Defence Force Service Commission makes Op Corona recommendations after critical findings


South African National Defence Force (SANDF) soldiers deployed on the borders under Operation Corona have no authority to intercept vehicles, have poor communications equipment, lack night vision equipment and their bullet-resistant equipment is old and unserviceable, the Defence Force Service Commission (DFSC) has found.

Last week, SANDF human resources chief Vice Admiral Asiel Kubu presented these and other findings to Parliament’s Joint Standing Committee on Defence, and made recommendations to address these shortcomings.

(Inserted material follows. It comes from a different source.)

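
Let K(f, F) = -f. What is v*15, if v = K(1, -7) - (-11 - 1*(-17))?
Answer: -105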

Amongst the Operation Corona findings, the DFSC said that deployed soldiers do not have any authority to intercept vehicles; Information Technology (IT) in the mission areas is outdated, old, often unserviceable or unavailable; the Computer Aided Logistics Management Information System (CALMIS) in the border areas is compatible with the main systems; and the porous and broken border fencing since 2013 has not been attended to or repaired.

The DFSC also found that soldiers on the border may not carry out an arrest without a police officer present, and that there is poor co-operation between the South African Police Service (SAPS) and the SANDF, impeding effective border control. There is also “ill treatment of soldiers by members of other law enforcement agencies such as SAPS and Tshwane Metropolitan Police Department.”

Military communications equipment in the mission areas is often not fit for purpose, is unserviceable or not fit for the operational terrain, with deployed soldiers often using their private cell phones for official purposes.

Soldiers in the mission areas do not have the night vision and thermal imaging equipment needed to do their work, and the bullet-resistant equipment issued is old, worn and unserviceable.

The DFSC said of “great concern” is the extreme age of military vehicles deployed in Operation Corona areas along with the unserviceability of the tyres on the vehicles presently used by these vehicles, and the lack of equipped and serviceable ambulances used in Operation Corona.

Another issue is that selection criteria for internal and external deployments is unclear or applied with bias as the same members get deployed constantly.

The DFSC recommended that the SANDF and SAPS should engage in a Memorandum of Understanding (MoU) to strengthen operational commitments aiming to improve and strengthen the collaboration between these two state security clusters during border control operations.

With regard to enhancing working relations between the SANDF and other law enforcement agencies, the former Chief of the SANDF, General Solly Shoke, had a meeting with the SAPS to update the MOU, which is currently in draft format.

To address the issue of the porous border fence and poor IT infrastructure, the DFSC recommended that the service level agreement between the Department of Defence, State Information Technology Agency (SITA) and the Department of Public Works (DPW) be reviewed and monitored to effectively support Operation Corona, with SITA to upgrade and maintain IT hardware and software within internal mission areas. The DPW would prioritise the maintenance, repairs and refurbishments of accommodation and other facilities within Operation Corona.

CALMIS should be completely upgraded and made compatible with periphery requirements in the operational areas, the DFSC said.

The government-initiated overhaul of the IT Infrastructure of all Government Departments (IFMS) will contribute towards the improvement of current IT hardware and software within the department as well as internal mission areas.

During a visit to Operation Corona bases, the DFSC found worn out and old tents, unserviceable vehicles and a lack of a Defence Intelligence Control Centre at Joint Tactical Headquarters EC. It recommended a complete review of the accommodation of the deployed members at the border areas to be undertaken and new equipment be supplied.

The DFSC called for Defence Intelligence to improve bilateral relations and intelligence at the borders, between the SANDF, State Security Agency, Department of Home Affairs and SAPS to ensure effective border security.